During the 2018 gubernatorial campaign, then-candidate Jared Polis, who paid his campaign workers as employees, shelled out more than $141,000 to cover health benefits for those employees.

The other issue for those drawn to unions is pay. In 2019, Speaker of the House KC Becker, frustrated with poaching of her partisan staff as well as aides, hiked the pay of senior partisan staff. But she also put in a minimum wage for legislative aides at $15 per hour. It's not enough, Stiles said. Some aides work two jobs to make ends meet, including off-session, when they can only work part-time, she said.

"We want this job to be sustainable," Stiles said, so that people can stay in the job for more than six months.

The Political Workers Guild will be an open union, according to Stiles, meaning aides and other political workers are not required to join. Eventually, they hope to seek collective bargaining rights with the employers, although Stiles said that's a long way off.

The union has already won the endorsement of the state Democratic Party as well as House Democratic leadership.

Democratic Party Chair Morgan Carroll said in a statement Tuesday that the party stands in solidarity with the Guild's efforts "to amplify and uplift the voices of legislative aides and campaign workers.
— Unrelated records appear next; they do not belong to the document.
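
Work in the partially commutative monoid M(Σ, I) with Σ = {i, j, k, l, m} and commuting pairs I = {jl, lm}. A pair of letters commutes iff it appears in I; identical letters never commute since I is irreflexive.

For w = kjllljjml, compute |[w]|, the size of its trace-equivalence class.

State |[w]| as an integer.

70

piece 0:k — minimal
piece 1:j rests on {0:k}
piece 2:l rests on {0:k}
piece 3:l rests on {2:l}
piece 4:l rests on {3:l}
piece 5:j rests on {1:j}
piece 6:j rests on {5:j}
piece 7:m rests on {6:j}
piece 8:l rests on {4:l}
minimal pieces: {0:k}
ways to finish when only these pieces remain (= sum over removing one remaining piece with nothing left below it):
  1 left: {7}→1  {8}→1
  2 left: {4,8}→1  {6,7}→1  {7,8}→2
  3 left: {3,4,8}→1  {4,7,8}→3  {5,6,7}→1  {6,7,8}→3
  4 left: {1,5,6,7}→1  {2,3,4,8}→1  {3,4,7,8}→4  {4,6,7,8}→6  {5,6,7,8}→4
  5 left: {1,5,6,7,8}→5  {2,3,4,7,8}→5  {3,4,6,7,8}→10  {4,5,6,7,8}→10
  6 left: {1,4,5,6,7,8}→15  {2,3,4,6,7,8}→15  {3,4,5,6,7,8}→20
  7 left: {1,3,4,5,6,7,8}→35  {2,3,4,5,6,7,8}→35
  placing 0:k first → 70 extensions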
They do hard, demanding, and important work to fuel our democracy and policy-making process in Colorado and it is important that their voices are heard and valued.”
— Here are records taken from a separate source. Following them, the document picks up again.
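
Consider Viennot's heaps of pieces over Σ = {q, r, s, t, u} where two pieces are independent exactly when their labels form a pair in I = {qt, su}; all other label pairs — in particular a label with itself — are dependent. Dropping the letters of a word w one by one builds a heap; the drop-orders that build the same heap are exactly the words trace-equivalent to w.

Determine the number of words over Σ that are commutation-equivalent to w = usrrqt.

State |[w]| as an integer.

4

0(u) covers ∅
1(s) covers ∅
2(r) covers 0:u, 1:s
3(r) covers 2:r
4(q) covers 3:r
5(t) covers 3:r
floor of heap: 0:u, 1:s
completions by unplaced set U, small U first (add the entries for U minus each lowest piece of U):
  |U|=1: {4}:1  {5}:1
  |U|=2: {4,5}:2
  |U|=3: {3,4,5}:2
  |U|=4: {2,3,4,5}:2
  start at 0(u): 2
  start at 1(s): 2
sum over floor = 4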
While Democrats have embraced the union, Republicans at the state Capitol have a different take. Through a spokesman, Senate Minority Leader Chris Holbert, R-Douglas County, declined to comment. Minority Chief of Staff Tim Griesemer said he had not been approached by aides or staff members about the union.

Ayah Ziyadeh is an aide to state Rep. Mike Weissman of Aurora and a founding member of the union. “We have worked on this effort for three years now, and we’ve hit on a model that will allow us to advocate for ourselves and our colleagues," she said in a statement Tuesday.
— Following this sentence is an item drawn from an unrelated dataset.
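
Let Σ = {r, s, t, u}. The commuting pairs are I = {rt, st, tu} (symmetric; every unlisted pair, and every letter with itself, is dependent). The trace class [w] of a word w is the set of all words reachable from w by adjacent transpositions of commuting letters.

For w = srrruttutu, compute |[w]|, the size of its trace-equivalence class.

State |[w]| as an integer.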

"We work extremely long hours, have almost no employer-provided benefits, and barely make a living wage, but we have been systematically denied the chance to negotiate for ourselves. Our strength is in our members and our progressive advocacy. I couldn’t be prouder of what we’ve accomplished with this launch, and what we’re going to accomplish together in the future.”

Logan Davis, former deputy director of the House Majority Project, said the difficulties of the job, including the low pay and benefits, "leads to constant turnover in election cycles and legislative sessions; that kind of talent loss hurts the whole political ecosystem in Colorado. It hurts our legislators, it hurts their constituents, and it robs us of institutional knowledge that is already hard to maintain in the Capitol. We have to do better.”

“We have a Democratic trifecta that has always supported labor unions in Colorado; but if we’re going to fight for economic and social justice, we have to make sure those values are being extended to all staff in every workplace, and the General Assembly is no exception,” said Heather Bradley, an aide to Sen. Dominick Moreno, D-Commerce City.

Speaker of the House Alec Garnett said Tuesday he welcomed the Guild's announcement. "Making sure our aides feel fulfilled and cared for in their jobs is good for the General Assembly and good for our state.”

House Majority Leader Daneya Esgar, D-Pueblo, who sponsored the law last year to allow state employees to participate in collective bargaining, said she stands in solidarity with the legislative aides and for making their voices heard through a union.


Story by Marianne Goodland. Published in Colorado Politics.